Apartments fill former can company


July 14, 1991|By Audrey Haar

As workers scurried last week to complete work on the newly renovated Independent Can Co. building in Canton, 67-year-old Marie Dietsch marveled at her new home.

"This is a godsend," she said of the old warehouse on South Lakewood Avenue, which has been transformed into a 45-unit apartment complex for the elderly, handicapped or disabled with moderate incomes.

Her doctor, she added, had told her that in about two years she would no longer be able to climb the stairs in her row house about a dozen blocks away. The new Indecco complex has elevators and other features tailored for the elderly.

The first tenants are moving in tomorrow.

Demand for apartments has been overwhelming -- every apartment was snapped up within 48 hours after the rental office opened last spring. Most of the tenants come from Canton and surrounding neighborhoods.

Yet the compact apartments of Indecco have also proven inconvenient for some new residents.

Wilma Say, 65, initially was ecstatic when she was given one of the apartments -- until she realized she had to fit eight rooms of belongings into three. "Lots of things have to go," she said.

But she added, "I live on three floors now. I always swore that I would live in a space where I could swing a mop and clean the whole place."

The exterior of the building, which was built in 1904 and used largely as a warehouse, retains much of its original appearance.

Large wood support beams run down the center of the corridors. street level the brick walls are a sturdy 22 inches thick. And on the first floor, the original boiler room of the can company was converted into a dining area where 22 people can eat meals they prepare themselves.

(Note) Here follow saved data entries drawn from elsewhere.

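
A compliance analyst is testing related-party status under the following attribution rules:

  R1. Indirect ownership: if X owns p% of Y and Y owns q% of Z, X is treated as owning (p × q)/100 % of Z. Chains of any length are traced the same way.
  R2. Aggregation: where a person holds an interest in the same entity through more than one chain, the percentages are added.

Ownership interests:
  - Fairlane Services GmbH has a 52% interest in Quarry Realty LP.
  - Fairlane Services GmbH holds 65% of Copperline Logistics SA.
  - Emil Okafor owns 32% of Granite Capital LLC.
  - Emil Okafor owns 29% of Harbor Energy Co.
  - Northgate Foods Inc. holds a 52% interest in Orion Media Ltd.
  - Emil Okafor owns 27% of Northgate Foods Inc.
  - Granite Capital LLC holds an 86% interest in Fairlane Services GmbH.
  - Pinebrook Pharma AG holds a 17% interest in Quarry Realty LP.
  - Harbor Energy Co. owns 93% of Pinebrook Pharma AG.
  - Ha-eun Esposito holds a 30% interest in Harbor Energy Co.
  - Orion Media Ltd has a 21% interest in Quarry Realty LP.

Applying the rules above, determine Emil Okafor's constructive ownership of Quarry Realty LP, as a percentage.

21.8437%

Chain via Harbor Energy Co. → Pinebrook Pharma AG (R1): 29% × 93% × 17% = 4.5849% of Quarry Realty LP.
Chain via Northgate Foods Inc. → Orion Media Ltd (R1): 27% × 52% × 21% = 2.9484% of Quarry Realty LP.
Chain via Granite Capital LLC → Fairlane Services GmbH (R1): 32% × 86% × 52% = 14.3104% of Quarry Realty LP.
Aggregating (R2): 4.5849% + 2.9484% + 14.3104% = 21.8437%.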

Indecco, at 934 S. Lakewood Ave., has compact units: 350-400 square feet for efficiencies and 400-460 square feet for one-bedroom units. Each apartment has a private kitchen and bath.

Several apartments are adapted for wheelchair use. And every apartment is wheelchair-adaptable, with wide doorways and hand railings next to the toilet and tub.

Monthly rents for the 33 one-bedroom units range from $254 to $310. Rent on the 12 efficiency apartments ranges from $210 to $265. The building has electric heating, and monthly electric bills will be about $40.

To qualify, residents must have incomes that do not exceed $16,500 a year for those living alone or $18,850 a year for two people.

Funding for the project came from state and city housing grants. The state Partnership Rental Housing Program under the Maryland Department of Housing and Community Development provided $2.7 million for construction. The Housing Authority of Baltimore City provided $62,000 to buy the site and $12,000 to improve sidewalks, streets and grounds.

The city housing authority, owner and manager of the building, is a state chartered non-profit organization funded mostly by the federal department of Housing and Urban Development (HUD) and by rent from tenants.

Indecco is the first of four Baltimore projects funded by the state Partnership Rental Housing Program. Enacted last year, the program was designed to expand the supply of affordable housing through a partnership between state and local governments.

"Doing market-rate housing in the city is difficult unless you have government financing," said Ted Rouse, whose company, Struever Bros. Eccles & Rouse, was the developer and builder for Indecco. The company also has developed the nearby upscale Canton Cove condominiums and Tindeco Wharf apartments.

"There are a lot of elderly people down here," he said. "There is a need for government-assisted housing."